We want each of these people to keep investigating, to try and find the reason for the problem and not give up until they have solved it. If any one of them told us that the cause was some supernatural power, we would quickly dump that person and find a new one, even if we were ourselves were religious and we preferred to have religious people as our doctors and plumbers and mechanics.
In other words, we want all these people when carrying out their professions, whatever their religious beliefs, to practice methodological naturalism, which is the practice of postulating and testing one natural cause after another as the source of the problem until the problem has been diagnosed correctly. It would be strange for someone to insist on people using methodological naturalism in all these everyday areas of life, while demanding that they give it up in the one area that underlies all of them, and that is science.
And yet, this is exactly what so called intelligent design creationists want scientists to do. IDC people want scientists to not use methodological naturalism but instead concede that some systems have “irreducible complexity”, by which they mean that god must have made it. They do not explicitly say god as part of their public strategy. Instead, they adopt a complicated circumlocution that goes as follows: “irreducible complexity implies it must have been intelligently designed which implies the existence of an intelligent designer whose identity and properties we refuse to speculate about.” Instead of going through all that, it seems much easier to say “god” since that is what everyone knows we are talking about anyway.
It is clear that the IDC advocates know that they are essentially asking for the overthrow of the foundation of science when they urge the overthrow of methodological naturalism.

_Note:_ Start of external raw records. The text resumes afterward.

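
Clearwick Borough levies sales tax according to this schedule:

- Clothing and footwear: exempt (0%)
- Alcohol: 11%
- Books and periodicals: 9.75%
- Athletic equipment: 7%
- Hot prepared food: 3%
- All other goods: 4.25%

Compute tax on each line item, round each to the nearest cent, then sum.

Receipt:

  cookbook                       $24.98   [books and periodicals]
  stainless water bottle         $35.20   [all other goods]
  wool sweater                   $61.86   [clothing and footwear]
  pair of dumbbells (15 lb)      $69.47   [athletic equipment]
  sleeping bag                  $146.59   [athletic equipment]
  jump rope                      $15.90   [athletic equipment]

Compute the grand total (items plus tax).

Cookbook $24.98: books and periodicals → 9.75% → $2.44
Stainless water bottle $35.20: all other goods → 4.25% → $1.50
Wool sweater $61.86: clothing and footwear → 0% → $0.00
Pair of dumbbells (15 lb) $69.47: athletic equipment → 7% → $4.86
Sleeping bag $146.59: athletic equipment → 7% → $10.26
Jump rope $15.90: athletic equipment → 7% → $1.11
Subtotal = $354.00; tax = $20.17; total due = $374.17

$374.17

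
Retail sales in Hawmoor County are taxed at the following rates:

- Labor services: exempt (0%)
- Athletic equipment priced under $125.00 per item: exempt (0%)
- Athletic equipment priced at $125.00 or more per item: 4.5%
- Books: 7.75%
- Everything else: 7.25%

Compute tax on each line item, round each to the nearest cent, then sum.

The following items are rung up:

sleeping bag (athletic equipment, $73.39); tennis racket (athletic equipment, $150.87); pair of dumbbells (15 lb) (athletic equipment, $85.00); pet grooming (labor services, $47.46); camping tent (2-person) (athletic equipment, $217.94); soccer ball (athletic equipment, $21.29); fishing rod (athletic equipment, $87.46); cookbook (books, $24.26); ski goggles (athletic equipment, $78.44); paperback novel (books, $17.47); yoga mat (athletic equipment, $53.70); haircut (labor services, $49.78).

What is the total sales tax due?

$19.83

Sleeping bag $73.39: athletic equipment, under $125.00 → 0% → $0.00
Tennis racket $150.87: athletic equipment, $125.00 or more → 4.5% → $6.79
Pair of dumbbells (15 lb) $85.00: athletic equipment, under $125.00 → 0% → $0.00
Pet grooming $47.46: labor services → 0% → $0.00
Camping tent (2-person) $217.94: athletic equipment, $125.00 or more → 4.5% → $9.81
Soccer ball $21.29: athletic equipment, under $125.00 → 0% → $0.00
Fishing rod $87.46: athletic equipment, under $125.00 → 0% → $0.00
Cookbook $24.26: books → 7.75% → $1.88
Ski goggles $78.44: athletic equipment, under $125.00 → 0% → $0.00
Paperback novel $17.47: books → 7.75% → $1.35
Yoga mat $53.70: athletic equipment, under $125.00 → 0% → $0.00
Haircut $49.78: labor services → 0% → $0.00
Total tax = $6.79 + $9.81 + $1.88 + $1.35 = $19.83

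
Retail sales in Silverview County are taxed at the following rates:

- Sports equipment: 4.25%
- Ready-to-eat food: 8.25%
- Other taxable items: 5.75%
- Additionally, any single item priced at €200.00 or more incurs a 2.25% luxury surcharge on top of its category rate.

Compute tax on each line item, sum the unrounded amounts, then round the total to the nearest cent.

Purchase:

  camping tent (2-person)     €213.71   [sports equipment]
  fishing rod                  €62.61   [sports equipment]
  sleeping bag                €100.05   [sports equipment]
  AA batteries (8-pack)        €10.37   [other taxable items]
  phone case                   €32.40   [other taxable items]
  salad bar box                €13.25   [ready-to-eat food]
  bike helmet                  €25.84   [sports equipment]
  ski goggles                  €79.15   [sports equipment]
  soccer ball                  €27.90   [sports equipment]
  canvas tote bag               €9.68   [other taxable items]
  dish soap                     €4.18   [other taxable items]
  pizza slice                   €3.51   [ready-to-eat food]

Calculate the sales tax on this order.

€31.09

Camping tent (2-person) €213.71: sports equipment → 4.25% + 2.25% surcharge = 6.5% → €13.89115
Fishing rod €62.61: sports equipment → 4.25% → €2.660925
Sleeping bag €100.05: sports equipment → 4.25% → €4.252125
AA batteries (8-pack) €10.37: other taxable items → 5.75% → €0.596275
Phone case €32.40: other taxable items → 5.75% → €1.863
Salad bar box €13.25: ready-to-eat food → 8.25% → €1.093125
Bike helmet €25.84: sports equipment → 4.25% → €1.0982
Ski goggles €79.15: sports equipment → 4.25% → €3.363875
Soccer ball €27.90: sports equipment → 4.25% → €1.18575
Canvas tote bag €9.68: other taxable items → 5.75% → €0.5566
Dish soap €4.18: other taxable items → 5.75% → €0.24035
Pizza slice €3.51: ready-to-eat food → 8.25% → €0.289575
Unrounded tax sum = €31.09095 → €31.09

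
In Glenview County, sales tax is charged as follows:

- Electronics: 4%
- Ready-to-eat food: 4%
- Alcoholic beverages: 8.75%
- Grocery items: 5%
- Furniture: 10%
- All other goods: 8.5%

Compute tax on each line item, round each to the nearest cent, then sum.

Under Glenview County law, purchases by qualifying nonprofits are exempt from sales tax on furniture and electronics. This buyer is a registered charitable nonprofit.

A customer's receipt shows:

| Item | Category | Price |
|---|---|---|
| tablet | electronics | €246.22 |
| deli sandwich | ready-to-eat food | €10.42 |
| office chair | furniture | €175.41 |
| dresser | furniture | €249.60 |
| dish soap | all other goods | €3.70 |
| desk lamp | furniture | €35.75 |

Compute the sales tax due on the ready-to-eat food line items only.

€0.42

Deli sandwich €10.42: ready-to-eat food → 4% → €0.42
Tax on ready-to-eat food = €0.42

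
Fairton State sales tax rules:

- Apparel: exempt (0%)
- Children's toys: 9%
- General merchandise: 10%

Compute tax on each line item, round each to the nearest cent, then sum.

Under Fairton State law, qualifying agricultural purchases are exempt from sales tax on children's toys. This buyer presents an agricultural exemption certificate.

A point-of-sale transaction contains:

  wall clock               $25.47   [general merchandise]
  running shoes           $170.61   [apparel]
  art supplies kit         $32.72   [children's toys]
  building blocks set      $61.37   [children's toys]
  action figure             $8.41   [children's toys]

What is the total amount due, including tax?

$301.13

Wall clock $25.47: general merchandise → 10% → $2.55
Running shoes $170.61: apparel → 0% → $0.00
Art supplies kit $32.72: children's toys, buyer-exempt → 0% → $0.00
Building blocks set $61.37: children's toys, buyer-exempt → 0% → $0.00
Action figure $8.41: children's toys, buyer-exempt → 0% → $0.00
Subtotal = $298.58; tax = $2.55; total due = $301.13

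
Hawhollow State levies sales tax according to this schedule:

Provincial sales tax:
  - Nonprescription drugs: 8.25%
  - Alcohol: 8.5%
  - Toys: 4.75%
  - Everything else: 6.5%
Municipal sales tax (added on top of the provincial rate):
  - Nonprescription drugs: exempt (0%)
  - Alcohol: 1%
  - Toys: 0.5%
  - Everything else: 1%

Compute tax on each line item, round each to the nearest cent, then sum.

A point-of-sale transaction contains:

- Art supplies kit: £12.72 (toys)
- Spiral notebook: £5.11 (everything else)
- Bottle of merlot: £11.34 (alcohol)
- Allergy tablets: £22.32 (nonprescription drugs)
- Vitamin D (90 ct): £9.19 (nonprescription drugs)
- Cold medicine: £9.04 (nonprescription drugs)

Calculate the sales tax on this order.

£5.48

Art supplies kit £12.72: toys → 4.75% + 0.5% municipal = 5.25% → £0.67
Spiral notebook £5.11: everything else → 6.5% + 1% municipal = 7.5% → £0.38
Bottle of merlot £11.34: alcohol → 8.5% + 1% municipal = 9.5% → £1.08
Allergy tablets £22.32: nonprescription drugs → 8.25% + 0% municipal = 8.25% → £1.84
Vitamin D (90 ct) £9.19: nonprescription drugs → 8.25% + 0% municipal = 8.25% → £0.76
Cold medicine £9.04: nonprescription drugs → 8.25% + 0% municipal = 8.25% → £0.75
Total tax = £0.67 + £0.38 + £1.08 + £1.84 + £0.76 + £0.75 = £5.48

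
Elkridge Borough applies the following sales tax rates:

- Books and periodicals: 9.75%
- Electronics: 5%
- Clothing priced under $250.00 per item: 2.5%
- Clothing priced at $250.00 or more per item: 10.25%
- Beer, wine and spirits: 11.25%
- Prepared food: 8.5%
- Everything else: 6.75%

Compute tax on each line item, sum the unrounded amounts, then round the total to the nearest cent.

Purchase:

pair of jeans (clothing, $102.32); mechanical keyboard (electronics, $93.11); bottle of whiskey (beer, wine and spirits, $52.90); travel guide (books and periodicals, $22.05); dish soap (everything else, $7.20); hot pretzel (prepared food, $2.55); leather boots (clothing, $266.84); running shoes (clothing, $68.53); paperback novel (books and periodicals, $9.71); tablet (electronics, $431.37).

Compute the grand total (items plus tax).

$1124.18

Pair of jeans $102.32: clothing, under $250.00 → 2.5% → $2.558
Mechanical keyboard $93.11: electronics → 5% → $4.6555
Bottle of whiskey $52.90: beer, wine and spirits → 11.25% → $5.95125
Travel guide $22.05: books and periodicals → 9.75% → $2.149875
Dish soap $7.20: everything else → 6.75% → $0.486
Hot pretzel $2.55: prepared food → 8.5% → $0.21675
Leather boots $266.84: clothing, $250.00 or more → 10.25% → $27.3511
Running shoes $68.53: clothing, under $250.00 → 2.5% → $1.71325
Paperback novel $9.71: books and periodicals → 9.75% → $0.946725
Tablet $431.37: electronics → 5% → $21.5685
Subtotal = $1056.58; unrounded tax = $67.59695 → $67.60; total due = $1124.18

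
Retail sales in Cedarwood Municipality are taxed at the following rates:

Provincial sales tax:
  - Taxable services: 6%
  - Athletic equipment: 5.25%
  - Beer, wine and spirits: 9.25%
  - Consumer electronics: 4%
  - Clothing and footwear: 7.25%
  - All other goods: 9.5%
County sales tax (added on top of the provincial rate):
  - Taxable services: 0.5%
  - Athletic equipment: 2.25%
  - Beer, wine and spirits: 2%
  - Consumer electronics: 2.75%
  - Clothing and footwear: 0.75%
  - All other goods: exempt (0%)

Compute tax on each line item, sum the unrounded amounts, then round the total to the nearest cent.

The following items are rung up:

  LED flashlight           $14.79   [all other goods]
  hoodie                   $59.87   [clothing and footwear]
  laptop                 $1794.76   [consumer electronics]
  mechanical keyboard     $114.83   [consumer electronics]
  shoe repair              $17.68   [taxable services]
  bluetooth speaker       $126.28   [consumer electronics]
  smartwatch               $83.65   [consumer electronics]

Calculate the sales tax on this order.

$150.41

LED flashlight $14.79: all other goods → 9.5% + 0% county = 9.5% → $1.40505
Hoodie $59.87: clothing and footwear → 7.25% + 0.75% county = 8% → $4.7896
Laptop $1794.76: consumer electronics → 4% + 2.75% county = 6.75% → $121.1463
Mechanical keyboard $114.83: consumer electronics → 4% + 2.75% county = 6.75% → $7.751025
Shoe repair $17.68: taxable services → 6% + 0.5% county = 6.5% → $1.1492
Bluetooth speaker $126.28: consumer electronics → 4% + 2.75% county = 6.75% → $8.5239
Smartwatch $83.65: consumer electronics → 4% + 2.75% county = 6.75% → $5.646375
Unrounded tax sum = $150.41145 → $150.41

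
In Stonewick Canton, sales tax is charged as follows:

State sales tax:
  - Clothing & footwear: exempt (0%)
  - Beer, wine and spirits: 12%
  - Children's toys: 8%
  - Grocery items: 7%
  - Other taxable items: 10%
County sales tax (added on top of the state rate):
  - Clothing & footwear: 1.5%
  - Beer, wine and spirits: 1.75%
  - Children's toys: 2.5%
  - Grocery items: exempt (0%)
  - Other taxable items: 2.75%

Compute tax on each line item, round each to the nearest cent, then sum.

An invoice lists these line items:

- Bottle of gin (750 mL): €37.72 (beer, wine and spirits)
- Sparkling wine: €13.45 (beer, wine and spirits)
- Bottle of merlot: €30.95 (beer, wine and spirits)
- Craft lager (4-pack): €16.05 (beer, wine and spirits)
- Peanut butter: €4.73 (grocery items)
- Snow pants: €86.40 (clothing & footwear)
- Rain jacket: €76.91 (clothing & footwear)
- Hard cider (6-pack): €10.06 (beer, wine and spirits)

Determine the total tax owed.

Bottle of gin (750 mL) €37.72: beer, wine and spirits → 12% + 1.75% county = 13.75% → €5.19
Sparkling wine €13.45: beer, wine and spirits → 12% + 1.75% county = 13.75% → €1.85
Bottle of merlot €30.95: beer, wine and spirits → 12% + 1.75% county = 13.75% → €4.26
Craft lager (4-pack) €16.05: beer, wine and spirits → 12% + 1.75% county = 13.75% → €2.21
Peanut butter €4.73: grocery items → 7% + 0% county = 7% → €0.33
Snow pants €86.40: clothing & footwear → 0% + 1.5% county = 1.5% → €1.30
Rain jacket €76.91: clothing & footwear → 0% + 1.5% county = 1.5% → €1.15
Hard cider (6-pack) €10.06: beer, wine and spirits → 12% + 1.75% county = 13.75% → €1.38
Total tax = €5.19 + €1.85 + €4.26 + €2.21 + €0.33 + €1.30 + €1.15 + €1.38 = €17.67

€17.67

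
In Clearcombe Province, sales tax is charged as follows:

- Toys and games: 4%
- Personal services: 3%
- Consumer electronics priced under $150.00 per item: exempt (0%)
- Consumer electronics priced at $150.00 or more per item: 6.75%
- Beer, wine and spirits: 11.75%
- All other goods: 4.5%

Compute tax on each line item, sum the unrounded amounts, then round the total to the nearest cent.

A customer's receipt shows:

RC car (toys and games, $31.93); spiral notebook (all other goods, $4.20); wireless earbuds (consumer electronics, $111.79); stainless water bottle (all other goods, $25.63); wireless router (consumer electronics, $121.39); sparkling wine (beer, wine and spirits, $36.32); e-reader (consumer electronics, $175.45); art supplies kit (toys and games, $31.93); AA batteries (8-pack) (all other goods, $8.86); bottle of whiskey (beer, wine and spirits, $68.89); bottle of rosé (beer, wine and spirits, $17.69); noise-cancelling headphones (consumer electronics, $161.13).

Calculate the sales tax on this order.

$41.46

RC car $31.93: toys and games → 4% → $1.2772
Spiral notebook $4.20: all other goods → 4.5% → $0.189
Wireless earbuds $111.79: consumer electronics, under $150.00 → 0% → $0.00
Stainless water bottle $25.63: all other goods → 4.5% → $1.15335
Wireless router $121.39: consumer electronics, under $150.00 → 0% → $0.00
Sparkling wine $36.32: beer, wine and spirits → 11.75% → $4.2676
E-reader $175.45: consumer electronics, $150.00 or more → 6.75% → $11.842875
Art supplies kit $31.93: toys and games → 4% → $1.2772
AA batteries (8-pack) $8.86: all other goods → 4.5% → $0.3987
Bottle of whiskey $68.89: beer, wine and spirits → 11.75% → $8.094575
Bottle of rosé $17.69: beer, wine and spirits → 11.75% → $2.078575
Noise-cancelling headphones $161.13: consumer electronics, $150.00 or more → 6.75% → $10.876275
Unrounded tax sum = $41.45535 → $41.46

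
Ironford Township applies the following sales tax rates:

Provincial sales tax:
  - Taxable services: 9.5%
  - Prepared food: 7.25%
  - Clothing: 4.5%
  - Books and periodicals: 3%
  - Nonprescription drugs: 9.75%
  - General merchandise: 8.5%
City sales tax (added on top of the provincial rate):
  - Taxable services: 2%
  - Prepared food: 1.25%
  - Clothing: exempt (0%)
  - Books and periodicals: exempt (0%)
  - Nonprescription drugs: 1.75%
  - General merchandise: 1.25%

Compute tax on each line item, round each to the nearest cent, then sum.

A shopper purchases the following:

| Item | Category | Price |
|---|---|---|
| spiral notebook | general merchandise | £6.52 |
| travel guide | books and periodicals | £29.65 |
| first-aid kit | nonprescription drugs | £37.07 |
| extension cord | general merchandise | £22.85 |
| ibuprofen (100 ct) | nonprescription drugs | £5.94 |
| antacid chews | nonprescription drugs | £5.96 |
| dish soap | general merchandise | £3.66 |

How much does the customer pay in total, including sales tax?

£121.40

Spiral notebook £6.52: general merchandise → 8.5% + 1.25% city = 9.75% → £0.64
Travel guide £29.65: books and periodicals → 3% + 0% city = 3% → £0.89
First-aid kit £37.07: nonprescription drugs → 9.75% + 1.75% city = 11.5% → £4.26
Extension cord £22.85: general merchandise → 8.5% + 1.25% city = 9.75% → £2.23
Ibuprofen (100 ct) £5.94: nonprescription drugs → 9.75% + 1.75% city = 11.5% → £0.68
Antacid chews £5.96: nonprescription drugs → 9.75% + 1.75% city = 11.5% → £0.69
Dish soap £3.66: general merchandise → 8.5% + 1.25% city = 9.75% → £0.36
Subtotal = £111.65; tax = £9.75; total due = £121.40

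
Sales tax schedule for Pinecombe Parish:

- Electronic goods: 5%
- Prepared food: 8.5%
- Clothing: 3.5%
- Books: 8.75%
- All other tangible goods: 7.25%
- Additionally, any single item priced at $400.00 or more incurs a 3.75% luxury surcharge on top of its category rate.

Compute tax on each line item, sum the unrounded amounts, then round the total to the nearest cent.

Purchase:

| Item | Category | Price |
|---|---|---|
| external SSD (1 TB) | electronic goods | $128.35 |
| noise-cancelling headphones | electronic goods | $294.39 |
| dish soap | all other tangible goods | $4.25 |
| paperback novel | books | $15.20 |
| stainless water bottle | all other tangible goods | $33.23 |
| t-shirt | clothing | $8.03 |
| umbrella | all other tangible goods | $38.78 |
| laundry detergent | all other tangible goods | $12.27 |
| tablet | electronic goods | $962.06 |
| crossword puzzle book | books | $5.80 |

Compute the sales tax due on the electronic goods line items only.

$105.32

External SSD (1 TB) $128.35: electronic goods → 5% → $6.4175
Noise-cancelling headphones $294.39: electronic goods → 5% → $14.7195
Tablet $962.06: electronic goods → 5% + 3.75% surcharge = 8.75% → $84.18025
Tax on electronic goods: unrounded sum = $105.31725 → $105.32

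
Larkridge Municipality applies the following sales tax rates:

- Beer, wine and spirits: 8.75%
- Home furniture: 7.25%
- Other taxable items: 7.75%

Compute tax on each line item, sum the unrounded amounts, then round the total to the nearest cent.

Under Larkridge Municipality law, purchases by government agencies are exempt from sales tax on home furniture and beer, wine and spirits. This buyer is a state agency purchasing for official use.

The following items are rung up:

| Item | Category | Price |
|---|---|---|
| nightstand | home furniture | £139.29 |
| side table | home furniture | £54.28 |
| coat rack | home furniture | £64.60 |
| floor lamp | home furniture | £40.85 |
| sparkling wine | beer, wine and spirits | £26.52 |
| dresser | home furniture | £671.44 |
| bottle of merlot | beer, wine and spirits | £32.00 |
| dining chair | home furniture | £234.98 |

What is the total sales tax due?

Nightstand £139.29: home furniture, buyer-exempt → 0% → £0.00
Side table £54.28: home furniture, buyer-exempt → 0% → £0.00
Coat rack £64.60: home furniture, buyer-exempt → 0% → £0.00
Floor lamp £40.85: home furniture, buyer-exempt → 0% → £0.00
Sparkling wine £26.52: beer, wine and spirits, buyer-exempt → 0% → £0.00
Dresser £671.44: home furniture, buyer-exempt → 0% → £0.00
Bottle of merlot £32.00: beer, wine and spirits, buyer-exempt → 0% → £0.00
Dining chair £234.98: home furniture, buyer-exempt → 0% → £0.00
Unrounded tax sum = £0.00 → £0.00

£0.00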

In the Dover, PA case on the inclusion of IDC ideas in the science curriculum, expert witness Robert T. Pennock made this point explicitly where he highlighted the words of leading IDC advocate William Dembski:
As examples of the movement’s intentions, Pennock showed the court a number of articles written by the movement’s leaders, including two by William Dembski, a senior fellow at the Discovery Institute.
Discovery has been part of efforts to change wording of Kansas state education standards to be more open to the supernatural in the definition of science. “The scientific picture of the world championed since the Enlightenment is not wrong, but massively wrong,” Dembski wrote in an article titled “Building bridges between science and theology.”
In another article, titled “What every theologian should know about creation, evolution and design,” Dembski wrote, “In the words of Vladimir Lenin, What is to be done?
Design theorists aren’t at all bashful about answering this question: The ground rules of science have to be changed.”
And finally we get this quote from Dembski where he says: “So long as methodological naturalism sets the ground rules for how the game of science is to be played, (intelligent design) has no chance (in) Hades.”
Clearly, overthrowing methodological naturalism is a key part of their strategy. And they don’t care that they are overthrowing something that has been the foundation of the Enlightenment, something that has been the foundation for scientific and technological and medical breakthroughs, and took us out of the dark ages. In their attempt to include their religious views within science, they are willing to gamble with the very essence of science and they are playing for very high stakes.